Teachout Security Solutions


Security During a Strike

The violent birth pangs of organized labor in the late 19th and early 20th century often resulted in heavy damage to facilities and injuries, sometimes death, to those who were protesting for worker’s rights. The infamous “Ford Massacre” in March 1932 resulted in 5 deaths and 60 injuries when Ford Motor Company’s Chief of Security, Harry Bennett, ordered his private squad of untrained and unprofessional “security guards” to open fire on 4,000 former auto workers who had marched on Ford’s Dearborn plant. The marchers were petitioning Ford for basic assistance so they could buy food and coal to heat their homes.

The National Labor Relations Act of 1935 gave workers who are members of an organized union the right to strike for higher wages and safer working conditions. It also put some boundaries in place to control the violence. Strikers who engage in “serious misconduct’ during a strike may be refused reinstatement to their former jobs. Serious misconduct includes:

  • Strikers damaging property, equipment, or materials of the employer.
  • Strikers physically blocking persons from entering or leaving a struck plant.
  • Strikers threatening violence against non-striking employees.
  • Strikers attacking management representatives.

It has been our experience that when workers feel they have no recourse but to call for a strike, emotions often run high and tempers sometimes flare. People can do things in the heat of the moment which destroy trust and undermine any opportunity for a peaceful, positive or timely solution. At Teachout Security, our primary objective when formulating a Strike Security Plan is to protect people, property and operational capabilities. That is why employers call us in to perform a Strike Security Audit when they first begin hearing rumors of labor unrest.

Strike security audit

Our team of experienced security professionals starts by determining who the players are – on both sides. We first identify essential management and non-union personnel who will be working through the strike period. We also determine the level, if any, of executive protection they and their families might require.

Next, we identify employees belonging to other unions and employees belonging to the striking union who will be working during the strike.
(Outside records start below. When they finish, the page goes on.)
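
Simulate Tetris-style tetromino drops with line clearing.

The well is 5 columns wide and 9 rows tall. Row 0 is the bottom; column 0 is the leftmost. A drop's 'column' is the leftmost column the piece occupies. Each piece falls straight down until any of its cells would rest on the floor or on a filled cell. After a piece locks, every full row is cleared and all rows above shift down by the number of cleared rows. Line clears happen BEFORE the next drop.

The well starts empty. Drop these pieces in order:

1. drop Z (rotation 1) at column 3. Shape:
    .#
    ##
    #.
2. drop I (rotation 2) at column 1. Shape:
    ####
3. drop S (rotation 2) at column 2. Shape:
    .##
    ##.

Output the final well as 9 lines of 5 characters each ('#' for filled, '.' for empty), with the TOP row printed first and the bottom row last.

Drop 1: Z rot1 at col 3 lands with bottom-row=0; cleared 0 line(s) (total 0); column heights now [0 0 0 2 3], max=3
Drop 2: I rot2 at col 1 lands with bottom-row=3; cleared 0 line(s) (total 0); column heights now [0 4 4 4 4], max=4
Drop 3: S rot2 at col 2 lands with bottom-row=4; cleared 0 line(s) (total 0); column heights now [0 4 5 6 6], max=6

Answer: .....
.....
.....
...##
..##.
.####
....#
...##
...#.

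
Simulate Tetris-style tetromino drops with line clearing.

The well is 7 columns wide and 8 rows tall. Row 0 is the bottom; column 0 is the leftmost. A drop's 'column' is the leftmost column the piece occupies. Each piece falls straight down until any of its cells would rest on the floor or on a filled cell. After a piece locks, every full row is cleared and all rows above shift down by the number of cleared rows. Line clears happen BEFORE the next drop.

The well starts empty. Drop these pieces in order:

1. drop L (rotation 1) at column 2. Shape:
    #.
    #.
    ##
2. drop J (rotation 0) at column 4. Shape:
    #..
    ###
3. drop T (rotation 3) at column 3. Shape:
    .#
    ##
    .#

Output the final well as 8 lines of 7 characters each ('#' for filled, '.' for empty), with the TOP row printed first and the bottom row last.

Answer: .......
.......
.......
....#..
...##..
..#.#..
..#.#..
..#####

Derivation:
Drop 1: L rot1 at col 2 lands with bottom-row=0; cleared 0 line(s) (total 0); column heights now [0 0 3 1 0 0 0], max=3
Drop 2: J rot0 at col 4 lands with bottom-row=0; cleared 0 line(s) (total 0); column heights now [0 0 3 1 2 1 1], max=3
Drop 3: T rot3 at col 3 lands with bottom-row=2; cleared 0 line(s) (total 0); column heights now [0 0 3 4 5 1 1], max=5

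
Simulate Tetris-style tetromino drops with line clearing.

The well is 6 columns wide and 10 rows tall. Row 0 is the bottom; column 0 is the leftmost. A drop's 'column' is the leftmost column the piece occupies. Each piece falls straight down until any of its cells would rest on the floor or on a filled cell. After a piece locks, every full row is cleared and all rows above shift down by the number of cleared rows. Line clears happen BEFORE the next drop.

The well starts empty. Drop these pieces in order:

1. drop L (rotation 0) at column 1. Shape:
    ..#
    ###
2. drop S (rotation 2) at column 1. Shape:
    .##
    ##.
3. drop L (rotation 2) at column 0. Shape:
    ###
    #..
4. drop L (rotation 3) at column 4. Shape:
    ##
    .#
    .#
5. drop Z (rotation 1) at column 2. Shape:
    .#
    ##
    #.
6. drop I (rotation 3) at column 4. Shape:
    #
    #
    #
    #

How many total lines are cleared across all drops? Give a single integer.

Drop 1: L rot0 at col 1 lands with bottom-row=0; cleared 0 line(s) (total 0); column heights now [0 1 1 2 0 0], max=2
Drop 2: S rot2 at col 1 lands with bottom-row=1; cleared 0 line(s) (total 0); column heights now [0 2 3 3 0 0], max=3
Drop 3: L rot2 at col 0 lands with bottom-row=2; cleared 0 line(s) (total 0); column heights now [4 4 4 3 0 0], max=4
Drop 4: L rot3 at col 4 lands with bottom-row=0; cleared 0 line(s) (total 0); column heights now [4 4 4 3 3 3], max=4
Drop 5: Z rot1 at col 2 lands with bottom-row=4; cleared 0 line(s) (total 0); column heights now [4 4 6 7 3 3], max=7
Drop 6: I rot3 at col 4 lands with bottom-row=3; cleared 0 line(s) (total 0); column heights now [4 4 6 7 7 3], max=7

Answer: 0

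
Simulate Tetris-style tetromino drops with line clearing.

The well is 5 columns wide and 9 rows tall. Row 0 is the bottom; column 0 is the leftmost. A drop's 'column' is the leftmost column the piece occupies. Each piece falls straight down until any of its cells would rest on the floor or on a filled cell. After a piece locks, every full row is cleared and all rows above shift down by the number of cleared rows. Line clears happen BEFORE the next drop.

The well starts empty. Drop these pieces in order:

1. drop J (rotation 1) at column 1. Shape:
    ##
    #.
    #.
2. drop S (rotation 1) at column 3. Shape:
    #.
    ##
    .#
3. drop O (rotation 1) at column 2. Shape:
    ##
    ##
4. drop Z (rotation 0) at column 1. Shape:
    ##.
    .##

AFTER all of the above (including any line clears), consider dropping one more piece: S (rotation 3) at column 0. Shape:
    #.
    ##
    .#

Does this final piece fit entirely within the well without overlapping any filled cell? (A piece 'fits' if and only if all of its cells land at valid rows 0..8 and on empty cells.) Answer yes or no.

Answer: no

Derivation:
Drop 1: J rot1 at col 1 lands with bottom-row=0; cleared 0 line(s) (total 0); column heights now [0 3 3 0 0], max=3
Drop 2: S rot1 at col 3 lands with bottom-row=0; cleared 0 line(s) (total 0); column heights now [0 3 3 3 2], max=3
Drop 3: O rot1 at col 2 lands with bottom-row=3; cleared 0 line(s) (total 0); column heights now [0 3 5 5 2], max=5
Drop 4: Z rot0 at col 1 lands with bottom-row=5; cleared 0 line(s) (total 0); column heights now [0 7 7 6 2], max=7
Test piece S rot3 at col 0 (width 2): heights before test = [0 7 7 6 2]; fits = False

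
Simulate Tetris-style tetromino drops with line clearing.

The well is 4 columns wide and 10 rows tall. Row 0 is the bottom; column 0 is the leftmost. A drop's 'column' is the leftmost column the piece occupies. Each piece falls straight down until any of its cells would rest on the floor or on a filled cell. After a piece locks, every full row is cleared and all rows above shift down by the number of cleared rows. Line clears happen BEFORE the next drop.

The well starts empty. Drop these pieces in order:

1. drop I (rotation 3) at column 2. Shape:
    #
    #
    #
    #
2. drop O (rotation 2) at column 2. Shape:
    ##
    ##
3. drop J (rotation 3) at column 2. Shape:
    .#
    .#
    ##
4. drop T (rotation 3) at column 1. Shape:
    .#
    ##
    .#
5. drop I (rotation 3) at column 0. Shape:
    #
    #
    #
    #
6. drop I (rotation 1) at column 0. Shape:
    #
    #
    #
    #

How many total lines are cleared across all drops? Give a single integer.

Answer: 0

Derivation:
Drop 1: I rot3 at col 2 lands with bottom-row=0; cleared 0 line(s) (total 0); column heights now [0 0 4 0], max=4
Drop 2: O rot2 at col 2 lands with bottom-row=4; cleared 0 line(s) (total 0); column heights now [0 0 6 6], max=6
Drop 3: J rot3 at col 2 lands with bottom-row=6; cleared 0 line(s) (total 0); column heights now [0 0 7 9], max=9
Drop 4: T rot3 at col 1 lands with bottom-row=7; cleared 0 line(s) (total 0); column heights now [0 9 10 9], max=10
Drop 5: I rot3 at col 0 lands with bottom-row=0; cleared 0 line(s) (total 0); column heights now [4 9 10 9], max=10
Drop 6: I rot1 at col 0 lands with bottom-row=4; cleared 0 line(s) (total 0); column heights now [8 9 10 9], max=10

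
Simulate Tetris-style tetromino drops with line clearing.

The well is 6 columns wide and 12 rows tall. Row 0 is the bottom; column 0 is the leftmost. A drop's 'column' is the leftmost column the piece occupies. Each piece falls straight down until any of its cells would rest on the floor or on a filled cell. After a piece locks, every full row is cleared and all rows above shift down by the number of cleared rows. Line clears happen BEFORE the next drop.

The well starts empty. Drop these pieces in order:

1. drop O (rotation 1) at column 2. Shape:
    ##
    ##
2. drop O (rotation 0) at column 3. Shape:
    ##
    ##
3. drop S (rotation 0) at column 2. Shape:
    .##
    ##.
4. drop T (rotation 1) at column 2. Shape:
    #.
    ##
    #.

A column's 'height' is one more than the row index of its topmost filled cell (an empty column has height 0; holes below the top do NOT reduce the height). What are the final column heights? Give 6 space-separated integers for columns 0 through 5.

Drop 1: O rot1 at col 2 lands with bottom-row=0; cleared 0 line(s) (total 0); column heights now [0 0 2 2 0 0], max=2
Drop 2: O rot0 at col 3 lands with bottom-row=2; cleared 0 line(s) (total 0); column heights now [0 0 2 4 4 0], max=4
Drop 3: S rot0 at col 2 lands with bottom-row=4; cleared 0 line(s) (total 0); column heights now [0 0 5 6 6 0], max=6
Drop 4: T rot1 at col 2 lands with bottom-row=5; cleared 0 line(s) (total 0); column heights now [0 0 8 7 6 0], max=8

Answer: 0 0 8 7 6 0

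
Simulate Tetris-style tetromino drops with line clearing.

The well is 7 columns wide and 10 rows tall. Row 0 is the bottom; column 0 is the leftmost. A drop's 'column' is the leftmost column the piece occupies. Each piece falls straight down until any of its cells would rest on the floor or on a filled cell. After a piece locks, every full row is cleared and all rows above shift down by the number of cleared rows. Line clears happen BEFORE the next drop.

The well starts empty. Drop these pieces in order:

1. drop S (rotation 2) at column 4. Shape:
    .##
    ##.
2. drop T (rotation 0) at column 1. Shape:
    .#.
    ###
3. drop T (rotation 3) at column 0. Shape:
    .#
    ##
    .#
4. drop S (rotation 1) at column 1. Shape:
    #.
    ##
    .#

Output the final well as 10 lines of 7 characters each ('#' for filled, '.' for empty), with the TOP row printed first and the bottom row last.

Answer: .......
.......
.......
.......
.#.....
.##....
.##....
##.....
.##..##
.#####.

Derivation:
Drop 1: S rot2 at col 4 lands with bottom-row=0; cleared 0 line(s) (total 0); column heights now [0 0 0 0 1 2 2], max=2
Drop 2: T rot0 at col 1 lands with bottom-row=0; cleared 0 line(s) (total 0); column heights now [0 1 2 1 1 2 2], max=2
Drop 3: T rot3 at col 0 lands with bottom-row=1; cleared 0 line(s) (total 0); column heights now [3 4 2 1 1 2 2], max=4
Drop 4: S rot1 at col 1 lands with bottom-row=3; cleared 0 line(s) (total 0); column heights now [3 6 5 1 1 2 2], max=6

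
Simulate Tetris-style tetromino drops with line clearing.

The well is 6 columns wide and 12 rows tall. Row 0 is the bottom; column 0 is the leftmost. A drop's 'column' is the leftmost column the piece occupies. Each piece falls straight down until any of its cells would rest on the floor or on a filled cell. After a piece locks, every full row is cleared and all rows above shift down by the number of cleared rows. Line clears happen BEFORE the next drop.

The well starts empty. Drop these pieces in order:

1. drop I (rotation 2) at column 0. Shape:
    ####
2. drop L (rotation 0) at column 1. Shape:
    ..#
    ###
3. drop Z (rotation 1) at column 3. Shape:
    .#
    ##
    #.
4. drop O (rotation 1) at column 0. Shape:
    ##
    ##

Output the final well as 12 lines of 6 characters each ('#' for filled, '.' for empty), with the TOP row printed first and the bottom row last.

Drop 1: I rot2 at col 0 lands with bottom-row=0; cleared 0 line(s) (total 0); column heights now [1 1 1 1 0 0], max=1
Drop 2: L rot0 at col 1 lands with bottom-row=1; cleared 0 line(s) (total 0); column heights now [1 2 2 3 0 0], max=3
Drop 3: Z rot1 at col 3 lands with bottom-row=3; cleared 0 line(s) (total 0); column heights now [1 2 2 5 6 0], max=6
Drop 4: O rot1 at col 0 lands with bottom-row=2; cleared 0 line(s) (total 0); column heights now [4 4 2 5 6 0], max=6

Answer: ......
......
......
......
......
......
....#.
...##.
##.#..
##.#..
.###..
####..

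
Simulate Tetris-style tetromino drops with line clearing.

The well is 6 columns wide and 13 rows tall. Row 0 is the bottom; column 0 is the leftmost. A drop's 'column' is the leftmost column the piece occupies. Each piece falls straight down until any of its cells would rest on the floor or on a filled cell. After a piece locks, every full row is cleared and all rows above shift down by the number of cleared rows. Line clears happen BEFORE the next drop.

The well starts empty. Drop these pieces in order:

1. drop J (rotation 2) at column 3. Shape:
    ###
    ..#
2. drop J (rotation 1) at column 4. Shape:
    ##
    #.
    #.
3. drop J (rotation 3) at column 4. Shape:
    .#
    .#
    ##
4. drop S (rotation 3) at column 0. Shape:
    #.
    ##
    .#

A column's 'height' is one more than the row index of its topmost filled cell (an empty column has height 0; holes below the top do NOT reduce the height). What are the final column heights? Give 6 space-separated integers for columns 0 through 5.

Answer: 3 2 0 2 6 8

Derivation:
Drop 1: J rot2 at col 3 lands with bottom-row=0; cleared 0 line(s) (total 0); column heights now [0 0 0 2 2 2], max=2
Drop 2: J rot1 at col 4 lands with bottom-row=2; cleared 0 line(s) (total 0); column heights now [0 0 0 2 5 5], max=5
Drop 3: J rot3 at col 4 lands with bottom-row=5; cleared 0 line(s) (total 0); column heights now [0 0 0 2 6 8], max=8
Drop 4: S rot3 at col 0 lands with bottom-row=0; cleared 0 line(s) (total 0); column heights now [3 2 0 2 6 8], max=8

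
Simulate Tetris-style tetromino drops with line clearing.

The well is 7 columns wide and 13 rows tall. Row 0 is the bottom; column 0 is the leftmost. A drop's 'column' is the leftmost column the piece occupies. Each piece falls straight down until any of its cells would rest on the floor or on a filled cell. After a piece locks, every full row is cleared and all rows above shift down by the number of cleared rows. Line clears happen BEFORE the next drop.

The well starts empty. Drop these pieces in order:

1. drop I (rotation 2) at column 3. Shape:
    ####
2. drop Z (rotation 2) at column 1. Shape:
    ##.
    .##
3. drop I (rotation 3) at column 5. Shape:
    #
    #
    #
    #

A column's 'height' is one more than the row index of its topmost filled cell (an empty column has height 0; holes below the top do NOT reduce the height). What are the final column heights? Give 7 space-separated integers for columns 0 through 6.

Answer: 0 3 3 2 1 5 1

Derivation:
Drop 1: I rot2 at col 3 lands with bottom-row=0; cleared 0 line(s) (total 0); column heights now [0 0 0 1 1 1 1], max=1
Drop 2: Z rot2 at col 1 lands with bottom-row=1; cleared 0 line(s) (total 0); column heights now [0 3 3 2 1 1 1], max=3
Drop 3: I rot3 at col 5 lands with bottom-row=1; cleared 0 line(s) (total 0); column heights now [0 3 3 2 1 5 1], max=5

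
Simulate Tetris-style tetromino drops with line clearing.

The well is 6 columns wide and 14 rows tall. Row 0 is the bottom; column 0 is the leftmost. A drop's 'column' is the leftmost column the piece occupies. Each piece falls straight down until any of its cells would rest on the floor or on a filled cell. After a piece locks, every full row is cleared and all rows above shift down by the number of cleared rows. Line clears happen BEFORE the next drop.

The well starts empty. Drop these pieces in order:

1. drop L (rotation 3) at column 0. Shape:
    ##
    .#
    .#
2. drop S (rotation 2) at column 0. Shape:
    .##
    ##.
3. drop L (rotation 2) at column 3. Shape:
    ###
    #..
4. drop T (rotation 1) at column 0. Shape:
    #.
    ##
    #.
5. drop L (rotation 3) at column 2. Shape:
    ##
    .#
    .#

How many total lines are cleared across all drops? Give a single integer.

Answer: 0

Derivation:
Drop 1: L rot3 at col 0 lands with bottom-row=0; cleared 0 line(s) (total 0); column heights now [3 3 0 0 0 0], max=3
Drop 2: S rot2 at col 0 lands with bottom-row=3; cleared 0 line(s) (total 0); column heights now [4 5 5 0 0 0], max=5
Drop 3: L rot2 at col 3 lands with bottom-row=0; cleared 0 line(s) (total 0); column heights now [4 5 5 2 2 2], max=5
Drop 4: T rot1 at col 0 lands with bottom-row=4; cleared 0 line(s) (total 0); column heights now [7 6 5 2 2 2], max=7
Drop 5: L rot3 at col 2 lands with bottom-row=3; cleared 0 line(s) (total 0); column heights now [7 6 6 6 2 2], max=7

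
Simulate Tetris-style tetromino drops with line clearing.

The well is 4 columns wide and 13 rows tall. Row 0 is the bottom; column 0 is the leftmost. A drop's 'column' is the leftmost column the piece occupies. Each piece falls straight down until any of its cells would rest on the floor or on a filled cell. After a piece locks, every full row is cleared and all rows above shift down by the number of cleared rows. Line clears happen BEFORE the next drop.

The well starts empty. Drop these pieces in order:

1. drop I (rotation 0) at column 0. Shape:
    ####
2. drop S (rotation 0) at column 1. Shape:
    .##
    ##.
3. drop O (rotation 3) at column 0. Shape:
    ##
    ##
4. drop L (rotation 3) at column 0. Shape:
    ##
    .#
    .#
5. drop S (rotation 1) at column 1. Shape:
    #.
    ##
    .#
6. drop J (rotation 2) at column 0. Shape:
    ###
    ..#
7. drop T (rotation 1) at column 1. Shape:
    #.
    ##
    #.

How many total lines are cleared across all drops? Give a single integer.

Answer: 2

Derivation:
Drop 1: I rot0 at col 0 lands with bottom-row=0; cleared 1 line(s) (total 1); column heights now [0 0 0 0], max=0
Drop 2: S rot0 at col 1 lands with bottom-row=0; cleared 0 line(s) (total 1); column heights now [0 1 2 2], max=2
Drop 3: O rot3 at col 0 lands with bottom-row=1; cleared 1 line(s) (total 2); column heights now [2 2 1 0], max=2
Drop 4: L rot3 at col 0 lands with bottom-row=2; cleared 0 line(s) (total 2); column heights now [5 5 1 0], max=5
Drop 5: S rot1 at col 1 lands with bottom-row=4; cleared 0 line(s) (total 2); column heights now [5 7 6 0], max=7
Drop 6: J rot2 at col 0 lands with bottom-row=6; cleared 0 line(s) (total 2); column heights now [8 8 8 0], max=8
Drop 7: T rot1 at col 1 lands with bottom-row=8; cleared 0 line(s) (total 2); column heights now [8 11 10 0], max=11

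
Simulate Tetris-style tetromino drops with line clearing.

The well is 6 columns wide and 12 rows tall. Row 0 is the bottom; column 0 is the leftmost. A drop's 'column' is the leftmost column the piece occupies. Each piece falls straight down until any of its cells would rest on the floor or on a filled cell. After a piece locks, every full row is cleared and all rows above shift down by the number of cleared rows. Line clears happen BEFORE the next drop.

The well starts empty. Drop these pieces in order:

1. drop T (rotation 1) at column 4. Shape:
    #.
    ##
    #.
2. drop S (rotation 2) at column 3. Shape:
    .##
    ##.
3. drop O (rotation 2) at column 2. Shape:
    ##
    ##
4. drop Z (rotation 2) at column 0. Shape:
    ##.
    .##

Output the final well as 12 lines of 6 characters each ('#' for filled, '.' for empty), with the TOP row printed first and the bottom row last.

Drop 1: T rot1 at col 4 lands with bottom-row=0; cleared 0 line(s) (total 0); column heights now [0 0 0 0 3 2], max=3
Drop 2: S rot2 at col 3 lands with bottom-row=3; cleared 0 line(s) (total 0); column heights now [0 0 0 4 5 5], max=5
Drop 3: O rot2 at col 2 lands with bottom-row=4; cleared 0 line(s) (total 0); column heights now [0 0 6 6 5 5], max=6
Drop 4: Z rot2 at col 0 lands with bottom-row=6; cleared 0 line(s) (total 0); column heights now [8 8 7 6 5 5], max=8

Answer: ......
......
......
......
##....
.##...
..##..
..####
...##.
....#.
....##
....#.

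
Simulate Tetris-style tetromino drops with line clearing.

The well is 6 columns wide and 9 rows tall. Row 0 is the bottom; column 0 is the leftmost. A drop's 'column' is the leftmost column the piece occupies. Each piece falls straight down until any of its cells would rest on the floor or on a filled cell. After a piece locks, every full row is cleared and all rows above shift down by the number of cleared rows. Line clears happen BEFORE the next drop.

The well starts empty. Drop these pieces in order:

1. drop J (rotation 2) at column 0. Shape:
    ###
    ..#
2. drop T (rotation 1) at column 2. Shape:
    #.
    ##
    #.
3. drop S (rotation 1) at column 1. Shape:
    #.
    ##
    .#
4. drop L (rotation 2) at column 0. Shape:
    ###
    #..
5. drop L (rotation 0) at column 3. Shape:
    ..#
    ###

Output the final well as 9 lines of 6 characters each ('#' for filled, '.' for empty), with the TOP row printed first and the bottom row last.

Answer: ###...
##....
.##...
..#..#
..####
..##..
..#...
###...
..#...

Derivation:
Drop 1: J rot2 at col 0 lands with bottom-row=0; cleared 0 line(s) (total 0); column heights now [2 2 2 0 0 0], max=2
Drop 2: T rot1 at col 2 lands with bottom-row=2; cleared 0 line(s) (total 0); column heights now [2 2 5 4 0 0], max=5
Drop 3: S rot1 at col 1 lands with bottom-row=5; cleared 0 line(s) (total 0); column heights now [2 8 7 4 0 0], max=8
Drop 4: L rot2 at col 0 lands with bottom-row=7; cleared 0 line(s) (total 0); column heights now [9 9 9 4 0 0], max=9
Drop 5: L rot0 at col 3 lands with bottom-row=4; cleared 0 line(s) (total 0); column heights now [9 9 9 5 5 6], max=9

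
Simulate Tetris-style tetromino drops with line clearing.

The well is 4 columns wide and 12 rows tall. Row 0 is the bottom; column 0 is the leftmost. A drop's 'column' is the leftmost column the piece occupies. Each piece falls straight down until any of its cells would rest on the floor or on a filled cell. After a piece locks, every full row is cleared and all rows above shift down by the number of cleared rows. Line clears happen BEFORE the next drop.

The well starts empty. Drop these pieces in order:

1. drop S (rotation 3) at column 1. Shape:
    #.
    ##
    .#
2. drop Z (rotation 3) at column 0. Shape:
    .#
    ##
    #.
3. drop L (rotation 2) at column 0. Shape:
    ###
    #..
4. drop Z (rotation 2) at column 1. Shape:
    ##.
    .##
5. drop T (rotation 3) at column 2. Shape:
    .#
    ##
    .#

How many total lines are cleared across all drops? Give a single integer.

Drop 1: S rot3 at col 1 lands with bottom-row=0; cleared 0 line(s) (total 0); column heights now [0 3 2 0], max=3
Drop 2: Z rot3 at col 0 lands with bottom-row=2; cleared 0 line(s) (total 0); column heights now [4 5 2 0], max=5
Drop 3: L rot2 at col 0 lands with bottom-row=4; cleared 0 line(s) (total 0); column heights now [6 6 6 0], max=6
Drop 4: Z rot2 at col 1 lands with bottom-row=6; cleared 0 line(s) (total 0); column heights now [6 8 8 7], max=8
Drop 5: T rot3 at col 2 lands with bottom-row=7; cleared 0 line(s) (total 0); column heights now [6 8 9 10], max=10

Answer: 0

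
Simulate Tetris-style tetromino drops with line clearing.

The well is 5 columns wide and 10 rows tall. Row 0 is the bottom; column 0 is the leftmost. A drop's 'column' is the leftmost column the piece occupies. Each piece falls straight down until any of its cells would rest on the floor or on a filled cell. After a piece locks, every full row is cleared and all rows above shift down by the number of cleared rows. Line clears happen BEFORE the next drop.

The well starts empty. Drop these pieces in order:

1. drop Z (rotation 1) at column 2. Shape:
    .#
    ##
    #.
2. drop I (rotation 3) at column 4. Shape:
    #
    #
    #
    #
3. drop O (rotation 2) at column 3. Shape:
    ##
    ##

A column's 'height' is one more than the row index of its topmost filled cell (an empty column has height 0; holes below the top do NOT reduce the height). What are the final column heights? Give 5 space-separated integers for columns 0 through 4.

Drop 1: Z rot1 at col 2 lands with bottom-row=0; cleared 0 line(s) (total 0); column heights now [0 0 2 3 0], max=3
Drop 2: I rot3 at col 4 lands with bottom-row=0; cleared 0 line(s) (total 0); column heights now [0 0 2 3 4], max=4
Drop 3: O rot2 at col 3 lands with bottom-row=4; cleared 0 line(s) (total 0); column heights now [0 0 2 6 6], max=6

Answer: 0 0 2 6 6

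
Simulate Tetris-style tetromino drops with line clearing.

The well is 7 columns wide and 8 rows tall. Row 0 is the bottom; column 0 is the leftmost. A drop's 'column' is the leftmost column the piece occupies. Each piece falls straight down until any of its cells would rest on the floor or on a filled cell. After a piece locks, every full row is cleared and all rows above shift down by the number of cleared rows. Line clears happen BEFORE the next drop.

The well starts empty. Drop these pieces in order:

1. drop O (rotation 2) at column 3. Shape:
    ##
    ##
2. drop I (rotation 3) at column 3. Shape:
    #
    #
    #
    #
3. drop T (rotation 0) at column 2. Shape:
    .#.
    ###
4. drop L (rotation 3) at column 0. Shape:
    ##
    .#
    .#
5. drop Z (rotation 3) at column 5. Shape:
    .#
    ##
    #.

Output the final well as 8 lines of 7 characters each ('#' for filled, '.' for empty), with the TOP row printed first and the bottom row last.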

The purpose of this is to determine their requirements for safely and easily getting in and out of the facility once the picket lines go up. We also want to monitor anyone who may be tempted to engage in any form of subversion during the strike action.

It is also important for us to identify the strikers; especially the union leaders and negotiators who may need direct access to management during negotiations. We also want to identify those individuals who will be in charge of the picketing activities, those who are likely to be agitators, and those who may be “persons of interest” due to past performance or historical record. Local law enforcement can help us determine whether we have bad actors with whom we should be specifically concerned.

Finally, the personnel portion of our Strike Security Audit identifies customers, suppliers, service providers, vendors and local law enforcement personnel who may need access to the facilities during the labor dispute.

The property portion of our Strike Security Audit involves having Teachout personnel survey the perimeter of the property to determine if there are any uncontrolled access points. We also suggest that all keycards and door codes be changed for the duration of the strike to better control who comes and goes. We identify various points where additional surveillance equipment should be installed to monitor picket line activity while complying with state and federal laws, employee parking lots, delivery docks and other points of vulnerability.

The third and final portion of the Teachout Strike Security Audit covers the process of maintaining the facility’s operational capabilities over the course of the labor action. Protocols are developed for safely and efficiently getting personnel and materials in and out of the facility. We also develop command-and-control protocols and communications channels with local law enforcement. Fortunately, many of our security professionals are former military and law enforcement. They are trained in the use of non-lethal, non-confrontational management of protestors.

At Teachout Security Solutions, our priority is to maintain a peaceful, respectful, and cooperative relationship with those individuals who are exercising their rights under the law while also protecting the rights and property of the employer. Our objective is that these situations have win-win conclusions for all.